UNC officials appear headed toward creating an outside panel to look into the academic fraud case that has now drawn significant national attention.
Former Gov. Jim Martin has apparently been asked to serve on the panel. When asked this morning, he didn't deny it. His response: "You are on your toes."
He said he expected an announcement about the panel later today.
The academic fraud involves at least 54 classes in which there was little or no instruction, and dozens of independent studies that showed little accountability. All were courses within the Department of African and Afro-American Studies, but university officials say the only two culpable people in the case are the former chairman, Julius Nyang'oro, who was forced to retire in July, and a former department manager, Deborah Crowder, who had retired in 2009.
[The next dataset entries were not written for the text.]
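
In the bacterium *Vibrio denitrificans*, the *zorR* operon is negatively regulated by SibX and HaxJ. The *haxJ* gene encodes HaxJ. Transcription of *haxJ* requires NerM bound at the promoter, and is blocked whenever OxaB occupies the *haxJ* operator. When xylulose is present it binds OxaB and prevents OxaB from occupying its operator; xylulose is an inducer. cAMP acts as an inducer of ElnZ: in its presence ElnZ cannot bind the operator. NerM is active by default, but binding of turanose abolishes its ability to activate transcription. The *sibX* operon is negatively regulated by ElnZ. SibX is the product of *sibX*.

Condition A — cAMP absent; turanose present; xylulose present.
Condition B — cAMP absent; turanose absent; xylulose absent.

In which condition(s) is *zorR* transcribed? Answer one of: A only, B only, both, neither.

both

Condition A:
cAMP is absent, so ElnZ is active.
With repressor ElnZ bound, *sibX* is not transcribed.
So SibX is not produced.
Turanose is present, so NerM is inactive.
Xylulose is present, so OxaB is inactive.
Required activator NerM is absent, so *haxJ* is not transcribed.
So HaxJ is not produced.
With no repressor bound, *zorR* is transcribed.
→ *zorR* is ON in A.
Condition B:
cAMP is absent, so ElnZ is active.
With repressor ElnZ bound, *sibX* is not transcribed.
So SibX is not produced.
Turanose is absent, so NerM is active.
Xylulose is absent, so OxaB is active.
With repressor OxaB bound, *haxJ* is not transcribed.
So HaxJ is not produced.
With no repressor bound, *zorR* is transcribed.
→ *zorR* is ON in B.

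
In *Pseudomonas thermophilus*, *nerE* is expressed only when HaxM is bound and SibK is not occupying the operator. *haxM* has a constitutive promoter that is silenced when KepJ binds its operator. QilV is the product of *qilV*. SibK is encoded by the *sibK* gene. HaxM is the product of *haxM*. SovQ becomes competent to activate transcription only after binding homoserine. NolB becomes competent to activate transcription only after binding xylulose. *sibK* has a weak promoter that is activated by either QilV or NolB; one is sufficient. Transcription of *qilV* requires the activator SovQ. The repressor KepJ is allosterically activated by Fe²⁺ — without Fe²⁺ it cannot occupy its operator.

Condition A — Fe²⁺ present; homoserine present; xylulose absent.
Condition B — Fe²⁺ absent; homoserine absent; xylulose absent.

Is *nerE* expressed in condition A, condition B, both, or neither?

B only

Condition A:
Fe²⁺ is present, so KepJ is active.
With repressor KepJ bound, *haxM* is not transcribed.
So HaxM is not produced.
Homoserine is present, so SovQ is active.
No repressor is bound and SovQ is active, so *qilV* is transcribed.
So QilV is produced and active.
Xylulose is absent, so NolB is inactive.
Activator QilV is present, so *sibK* is transcribed.
So SibK is produced and active.
With repressor SibK bound, *nerE* is not transcribed.
→ *nerE* is OFF in A.
Condition B:
Fe²⁺ is absent, so KepJ is inactive.
With no repressor bound, *haxM* is transcribed.
So HaxM is produced and active.
Homoserine is absent, so SovQ is inactive.
Required activator SovQ is absent, so *qilV* is not transcribed.
So QilV is not produced.
Xylulose is absent, so NolB is inactive.
No activator is available at the *sibK* promoter, so *sibK* is not transcribed.
So SibK is not produced.
No repressor is bound and HaxM is active, so *nerE* is transcribed.
→ *nerE* is ON in B.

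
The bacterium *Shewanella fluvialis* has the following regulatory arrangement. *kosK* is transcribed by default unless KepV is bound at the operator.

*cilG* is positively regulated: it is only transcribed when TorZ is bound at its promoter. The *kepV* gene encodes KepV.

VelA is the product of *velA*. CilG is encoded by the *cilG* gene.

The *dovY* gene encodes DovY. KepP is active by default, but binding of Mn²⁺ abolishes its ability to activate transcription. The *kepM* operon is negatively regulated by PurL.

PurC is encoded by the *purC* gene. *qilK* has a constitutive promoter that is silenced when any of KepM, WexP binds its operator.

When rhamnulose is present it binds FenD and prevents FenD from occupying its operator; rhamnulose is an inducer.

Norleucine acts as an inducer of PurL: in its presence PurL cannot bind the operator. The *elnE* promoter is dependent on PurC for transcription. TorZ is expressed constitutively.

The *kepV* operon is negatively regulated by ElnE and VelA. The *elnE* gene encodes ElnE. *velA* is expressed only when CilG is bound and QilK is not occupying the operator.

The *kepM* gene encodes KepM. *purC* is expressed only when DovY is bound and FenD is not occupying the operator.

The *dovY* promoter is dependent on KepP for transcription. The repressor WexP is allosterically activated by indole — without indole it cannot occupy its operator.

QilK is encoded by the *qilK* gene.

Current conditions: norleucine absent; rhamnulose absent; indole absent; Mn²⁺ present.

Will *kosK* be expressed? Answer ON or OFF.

OFF

Mn²⁺ is present, so KepP is inactive.
Required activator KepP is absent, so *dovY* is not transcribed.
So DovY is not produced.
Rhamnulose is absent, so FenD is active.
With repressor FenD bound, *purC* is not transcribed.
So PurC is not produced.
Required activator PurC is absent, so *elnE* is not transcribed.
So ElnE is not produced.
TorZ is produced constitutively and is active.
No repressor is bound and TorZ is active, so *cilG* is transcribed.
So CilG is produced and active.
Norleucine is absent, so PurL is active.
With repressor PurL bound, *kepM* is not transcribed.
So KepM is not produced.
Indole is absent, so WexP is inactive.
With no repressor bound, *qilK* is transcribed.
So QilK is produced and active.
With repressor QilK bound, *velA* is not transcribed.
So VelA is not produced.
With no repressor bound, *kepV* is transcribed.
So KepV is produced and active.
With repressor KepV bound, *kosK* is not transcribed.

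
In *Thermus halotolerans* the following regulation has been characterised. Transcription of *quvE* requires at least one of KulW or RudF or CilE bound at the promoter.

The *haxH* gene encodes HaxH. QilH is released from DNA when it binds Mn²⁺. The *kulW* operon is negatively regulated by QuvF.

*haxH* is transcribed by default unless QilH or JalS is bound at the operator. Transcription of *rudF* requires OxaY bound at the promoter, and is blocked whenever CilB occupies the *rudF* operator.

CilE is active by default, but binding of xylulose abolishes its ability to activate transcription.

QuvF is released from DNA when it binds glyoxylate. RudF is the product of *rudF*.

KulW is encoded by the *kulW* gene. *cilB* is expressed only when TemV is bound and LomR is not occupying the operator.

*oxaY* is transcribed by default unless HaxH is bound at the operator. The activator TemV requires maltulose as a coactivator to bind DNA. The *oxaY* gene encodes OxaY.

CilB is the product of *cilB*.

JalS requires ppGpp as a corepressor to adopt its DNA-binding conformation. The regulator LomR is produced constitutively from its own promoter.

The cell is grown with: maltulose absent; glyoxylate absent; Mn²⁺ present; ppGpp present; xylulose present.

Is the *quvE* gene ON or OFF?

Glyoxylate is absent, so QuvF is active.
With repressor QuvF bound, *kulW* is not transcribed.
So KulW is not produced.
Mn²⁺ is present, so QilH is inactive.
ppGpp is present, so JalS is active.
With repressor JalS bound, *haxH* is not transcribed.
So HaxH is not produced.
With no repressor bound, *oxaY* is transcribed.
So OxaY is produced and active.
Maltulose is absent, so TemV is inactive.
LomR is produced constitutively and is active.
With repressor LomR bound, *cilB* is not transcribed.
So CilB is not produced.
No repressor is bound and OxaY is active, so *rudF* is transcribed.
So RudF is produced and active.
Xylulose is present, so CilE is inactive.
Activator RudF is present, so *quvE* is transcribed.

ON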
The university's internal probe covered the period of 2007 to 2011, but new evidence suggests the fraud may have gone back to the late 1990s. A 2001 test transcript we found on UNC-CH's website and published in Saturday's paper -- because it shared many similarities with the no-show classes and independent studies -- appears to be that of former UNC football and basketball player Julius Peppers.
Rival N.C. State University fans dissected the web address for that test transcript to find a link to what appears to be the real one. UNC-CH officials have only said the transcript appears to be real, but they can't discuss it because of a federal privacy law for education records.
A former chemistry professor at Davidson College, Martin was governor for two terms from 1985 to 1993. He also served a term on the UNC Board of Governors.
The university has been under pressure from faculty and others to set up an outside independent investigation of the scandal. It is unclear exactly what duties this planned panel will have.
UNC-CH officials could not be reached.